А кто кадилом взмахивает ловко,
Злых духов разгоняя по углам,
А кто-то в бубен бьёт и нервно скачет
Вокруг костра, сжигая в нём тряпьё,
А тот считает: Бог – он многозначен,
Другой – воображение твоё.
И у меня свои есть убежденья.
Я верю в то, что Бог – он Покемон.
Не то, чтобы какие-то виденья,
Общаюсь с ним всегда через смартфон.
Он очень даже с виду симпатичен,
Он озорной и радует всегда.
А если был бы Покемон статичен,
В него бы не поверил никогда.
Вот вы из текста выдернули фразу,
Что Покемон – не Бог. Допустим, так.
Но и в Иисуса же поверили не сразу,
Причем не все, и те – не просто так.
Позвольте же, ведь как своею верой
Мог чувства верующих сильно оскорбить?
А в экспертизе в качестве примера
О том причинно-следственная нить.
Как оценить всю глубину их веры?
По взгляду, может, иль по стажу лет?
А может, по иконам за портьерой?
Об этом в деле доказательств нет!
А между тем священники тирады
Глаголят нам про заповедь Христа.
Вот и проверить оскорблённых надо,
Как те их соблюдают вне Поста.
И если ты забыл дорогу к храму,
И крестик носишь лишь для красоты,
Обычным хамством отвечаешь хаму
И продаёшь иконы, как холсты,
Какие чувства я тогда нарушу?
Ведь вера нерушима и сильна!
Да, может, малость я нагадил в душу,
Так это же по дури, не со зла.
И правильно сказали адвокаты,
Ну разве экстремист я или бес?
Неужто я и точно враг заклятый?
Скорее, идиот я и балбес.
Простите, христиане, мусульмане,
И Патриарх Кирилл, меня прости.
Вы ж, Ваша Честь, пустите меня к маме
И Покемона дайте унести.

38. Приговор

«…При назначении окончательного наказания считаю возможным в отношении подсудимого назначить наказание с возложением дополнительных обязанностей…», «…при этом суд учитывает данные личности виновного…», «…данное наказание отвечает принципам законности, справедливости и гуманности…»

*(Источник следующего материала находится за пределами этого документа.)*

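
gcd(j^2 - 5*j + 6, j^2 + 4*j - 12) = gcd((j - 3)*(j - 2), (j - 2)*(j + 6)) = j - 2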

И вот настал последний день.

Судья, держа перед собой красную папку, начала зачитывать приговор. Читала она быстро, даже не делая остановки для вдоха. Получалось протяжно, как церковное песнопение или чтение молитвы. Одной рукой она крестила меня, молясь и отпуская мне грехи, а второй уже замахнулась топором над моей головой. Я будто оказался в Средневековье, и меня ожидала публичная казнь. Собственно, то, что происходило в суде, мало чем отличалось от суда инквизиции: меня обвиняли в ереси, священники желали сжечь меня на костре, а толпа, сочувствующая мне, всё же жаждала моей казни, чтобы сразу после неё вознести меня в мученики.

«…Суд приговорил:

Соколова Руслана Геннадьевича признать виновным в совершении девяти преступлений, предусмотренных частью 1 статьи 282 Уголовного кодекса Российской Федерации, семи преступлений, предусмотренных частью 1 статьи 148 Уголовного кодекса Российской Федерации, и одного преступления, предусмотренного статьей 138.1 Уголовного кодекса Российской Федерации, назначить ему путем частичного сложения наказание в виде лишения свободы на срок три года шесть месяцев…»

…Лёжа на животе, пытаясь закинуть свисающую в пропасть коленку, я, ломая ногти, пальцами впивался в шершавую поверхность крыши. Всё, что попадало под руку: торчащая из шифера ржавая шляпка недобитого гвоздя, тянущийся от антенны тонкий телевизионный провод – всё становилось спасительными ниточками, за которые я цеплялся. Невероятными усилиями, извиваясь, как уж, я всё же дополз до телевизионной антенны и ухватился за неё смертельной хваткой. Не помню, сколько я так пролежал, казалось, что целую вечность. Когда подул пронизывающий вечерний ветерок, я с трудом разжал пальцы и отпустил металлическую трубу. Наверное, телевизоры в доме в тот момент сразу перестали рябить. Неуверенно переставляя ноги, шаг за шагом я добрался до окна, из чёрной глубины которого доносилось голубиное воркование. На крышу я больше не взбирался. И с того дня я навсегда запомнил: оказавшись на краю, никогда нельзя закрывать глаза…

«…Наказание считать условным, с испытательным сроком три года, обязав осужденного не менять постоянного места жительства и место работы без уведомления специализированного государственного органа, осуществляющего контроль за поведением условно осужденного, являться на регистрацию в указанный орган не реже одного раза в месяц, не посещать в любое время места массовых мероприятий и гуляний и не участвовать в них, обязать осужденного в течение первого месяца после вступления приговора в законную силу удалить со своих зарегистрированных страниц в социальной сети Интернет информацию, содержащуюся в девяти видеороликах, название которых указано в приговоре.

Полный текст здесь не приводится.